Le Caire, place Tahrir, 29 janvier 2011
Hossam El-Amalawy,« #Jan25 Revolution »/Flickr

La rue égyptienne, c’est la gauche. Pourtant, le changement [politique] n’a jamais dépassé les limites d’une révolution radicale à l’intérieur des centres de pouvoir. Cela signifie qu’il n’y a pas encore d’organisation représentant la rue et capable d’apporter un changement dans la société en changeant l’autorité elle-même. Dans la plupart des régions du monde, la rue est nécessairement de gauche, puisqu’elle est le symbole politique des masses ouvrières, des travailleurs agricoles et des couches progressistes de la petite bourgeoisie. Cependant, dans d’autres pays, la rue a ses propres représentants et organisations, et ce sont eux qui s’engagent, de manière pacifique ou dans une confrontation directe avec le pouvoir en place. Quant à la rue égyptienne, elle n’est pas seulement de gauche, elle est « la » gauche.

Ces mots sont ceux de l’éminent écrivain marxiste Ghali Shoukri1, qui réfléchissait, à la fin des années 1970, à l’évolution de la gauche égyptienne dans le contexte des changements politiques majeurs survenus depuis les années 1920. Shoukri a écrit ces mots il y a 45 ans. Pourtant, ses observations permettent de comprendre les contradictions fondamentales de la gauche qui se sont confirmées durant la période de la révolution du 25 janvier (2011-2013). Les idées de ce courant politique sur la justice sociale et économique résonnent fortement dans le champ de la politique contestataire. Cependant, sa capacité d’influence et sa présence dans la vie politique officielle — élections, législations, politique des partis, etc. — est, au mieux, ténue. Le même paradoxe s’est confirmé après la chute du président Hosni Moubarak en 2011 à la suite du soulèvement national, avec une « rue » de gauche omniprésente, mais dépourvue d’organisations représentatives.
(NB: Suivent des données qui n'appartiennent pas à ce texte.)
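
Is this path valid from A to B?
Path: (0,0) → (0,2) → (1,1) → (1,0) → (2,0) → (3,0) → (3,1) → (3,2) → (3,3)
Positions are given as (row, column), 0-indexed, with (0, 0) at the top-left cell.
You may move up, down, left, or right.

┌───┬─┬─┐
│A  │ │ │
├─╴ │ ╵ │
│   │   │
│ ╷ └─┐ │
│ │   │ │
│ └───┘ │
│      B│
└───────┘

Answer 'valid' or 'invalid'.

Checking path validity:
Result: Invalid move at step 1: cannot move from (0, 0) to (0, 2).

invalid

Correct solution:

┌───┬─┬─┐
│A ↓│ │ │
├─╴ │ ╵ │
│↓ ↲│   │
│ ╷ └─┐ │
│↓│   │ │
│ └───┘ │
│↳ → → B│
└───────┘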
Les espoirs des manifestants

Le soulèvement de 2011, dont le slogan central était « pain, liberté et justice sociale », a fait naître l’espoir d’une nouvelle ère politique pour la gauche qui représentait ces revendications populaires en matière de droits sociaux et économiques. Cet espoir n’était pas insensé, ces revendications ayant été un moteur politique avant et pendant le soulèvement du 25 janvier. Grâce à des décennies de politiques conformes au « Consensus de Washington »2, les dernières années du mandat d’Hosni Moubarak ont été marquées par un mécontentement généralisé qui s’est exprimé par la multiplication des mouvements de protestation et de grève. En février 2011, l’action des travailleurs a sans doute été essentielle pour faire pencher la balance en faveur des manifestants de la place Tahrir qui réclamaient le départ de Moubarak. En d’autres termes, la promesse d’une politique de gauche était dans l’air. C’est du moins ce qu’il semblait.
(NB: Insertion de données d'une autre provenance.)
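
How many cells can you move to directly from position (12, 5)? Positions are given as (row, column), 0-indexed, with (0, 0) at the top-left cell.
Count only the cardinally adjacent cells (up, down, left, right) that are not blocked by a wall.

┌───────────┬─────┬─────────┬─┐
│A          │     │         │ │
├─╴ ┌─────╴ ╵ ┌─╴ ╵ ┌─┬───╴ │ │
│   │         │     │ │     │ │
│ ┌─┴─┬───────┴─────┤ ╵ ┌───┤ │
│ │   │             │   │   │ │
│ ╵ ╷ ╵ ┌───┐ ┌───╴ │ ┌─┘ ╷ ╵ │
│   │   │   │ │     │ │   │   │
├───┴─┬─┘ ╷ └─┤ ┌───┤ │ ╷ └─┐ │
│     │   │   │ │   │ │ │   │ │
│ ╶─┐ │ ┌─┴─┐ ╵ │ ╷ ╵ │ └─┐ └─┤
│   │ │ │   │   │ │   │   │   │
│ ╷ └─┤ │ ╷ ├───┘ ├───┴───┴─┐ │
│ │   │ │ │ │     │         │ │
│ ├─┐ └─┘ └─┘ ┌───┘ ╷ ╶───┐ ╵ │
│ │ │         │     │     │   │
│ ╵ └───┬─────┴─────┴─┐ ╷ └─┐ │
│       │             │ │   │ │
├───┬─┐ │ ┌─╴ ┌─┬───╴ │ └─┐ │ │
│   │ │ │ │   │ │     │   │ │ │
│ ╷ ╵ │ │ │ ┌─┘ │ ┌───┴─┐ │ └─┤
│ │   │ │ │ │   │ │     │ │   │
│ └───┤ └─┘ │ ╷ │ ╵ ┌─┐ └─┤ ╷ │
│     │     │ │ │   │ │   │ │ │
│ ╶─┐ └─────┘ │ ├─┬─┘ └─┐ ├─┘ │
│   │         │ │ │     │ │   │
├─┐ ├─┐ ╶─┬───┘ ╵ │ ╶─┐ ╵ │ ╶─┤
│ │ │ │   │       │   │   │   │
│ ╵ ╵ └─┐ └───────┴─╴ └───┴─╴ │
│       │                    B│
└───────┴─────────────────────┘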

En moins d’un an, une réalité différente est apparue. Les Frères musulmans ont remporté les élections présidentielle et législatives, orientant le débat politique parmi les élites vers la question de l’identité religieuse de l’État. Pendant ce temps, les forces politiques de gauche, qu’il s’agisse de nouveaux venus ou de vétérans, ont obtenu des résultats médiocres lors de chaque scrutin national. Leurs voix et leurs programmes ont souvent été noyés au sein de diverses coalitions laïques unifiées dont le principal objectif était de contrer les courants islamistes, mais qui avaient des orientations économiques diverses, voire contradictoires. En d’autres termes, les contours de la politique nationale organisée ont été dépassés par la bipolarité islamistes contre « laïques », même si la « rue », pour reprendre l’expression de Shoukri, est restée de gauche.
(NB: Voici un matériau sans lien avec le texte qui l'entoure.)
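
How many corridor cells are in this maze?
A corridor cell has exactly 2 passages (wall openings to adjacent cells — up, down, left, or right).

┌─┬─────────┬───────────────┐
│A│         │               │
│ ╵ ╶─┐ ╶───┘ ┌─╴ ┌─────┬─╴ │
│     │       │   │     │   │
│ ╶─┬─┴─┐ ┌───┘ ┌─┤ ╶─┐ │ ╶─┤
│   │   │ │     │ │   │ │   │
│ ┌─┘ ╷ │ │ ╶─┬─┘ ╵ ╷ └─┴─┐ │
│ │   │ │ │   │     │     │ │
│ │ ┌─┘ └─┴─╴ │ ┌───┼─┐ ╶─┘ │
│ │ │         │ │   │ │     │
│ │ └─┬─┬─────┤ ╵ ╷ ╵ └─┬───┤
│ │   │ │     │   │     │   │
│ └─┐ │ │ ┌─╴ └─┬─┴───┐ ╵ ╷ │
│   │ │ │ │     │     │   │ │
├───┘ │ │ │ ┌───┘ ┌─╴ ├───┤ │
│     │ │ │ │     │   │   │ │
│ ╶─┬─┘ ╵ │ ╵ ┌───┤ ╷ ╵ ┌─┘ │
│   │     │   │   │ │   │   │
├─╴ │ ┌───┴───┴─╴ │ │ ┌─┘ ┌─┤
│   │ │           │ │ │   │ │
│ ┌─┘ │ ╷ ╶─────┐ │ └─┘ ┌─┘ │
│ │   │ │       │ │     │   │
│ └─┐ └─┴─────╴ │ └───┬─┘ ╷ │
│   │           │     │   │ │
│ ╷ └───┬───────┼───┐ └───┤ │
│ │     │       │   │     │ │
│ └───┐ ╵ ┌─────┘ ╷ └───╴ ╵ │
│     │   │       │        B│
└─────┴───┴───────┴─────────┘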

« Plus d’identité, moins de classe »

Le paradoxe de la gauche égyptienne n’est en aucun cas unique. La mise à l’écart progressive des conflits de classe au profit des conflits d’identité dans la politique nationale fait partie d’une tendance mondiale, ou de ce que je décris dans mon livre Classless Politics3 comme « plus d’identité, moins de classe » (« more identity, less class »). Malgré la prévalence des inégalités sociales et économiques et l’obsession des rencontres entre classes dans les médias grand public et la production artistique, les coalitions redistributives et la gauche ont cédé du terrain au populisme de droite et aux mouvements ethnonationalistes dans de nombreuses régions du monde.

S’appuyant sur l’expérience des démocraties industrielles avancées, les chercheurs ont attribué ce phénomène à une série de facteurs, notamment au succès des mouvements populistes de droite dans la conquête du soutien des classes traditionnellement alliées aux partis de gauche, ainsi qu’au rôle de l’immigration, de la diversité culturelle et de l’intégration régionale dans l’alimentation des réactions ethnonationalistes. On peut aussi ajouter l’échec de la « gauche post-matérialiste » à concevoir des alternatives réalistes au statu quo néolibéral.

La particularité du parcours de l’Égypte vers « plus d’identité, moins de classe » en revanche est qu’il n’est pas le produit de développements récents ou contemporains. Il s’étale plutôt sur plusieurs décennies. Certes, on pourrait pontifier à l’infini sur les faux pas des forces de gauche dans l’Égypte d’après 2011 : manque d’organisation pendant les périodes électorales, échec à concevoir des programmes attrayants, incapacité à sortir de leur bulle cairote, faible mobilisation pour contrer le discours anti-ouvrier porté par les élites politiques après l’éviction de Moubarak, soutien au coup d’État d’Abdel Fattah Al-Sissi du 3 juillet 2013, et bien d’autres choses encore.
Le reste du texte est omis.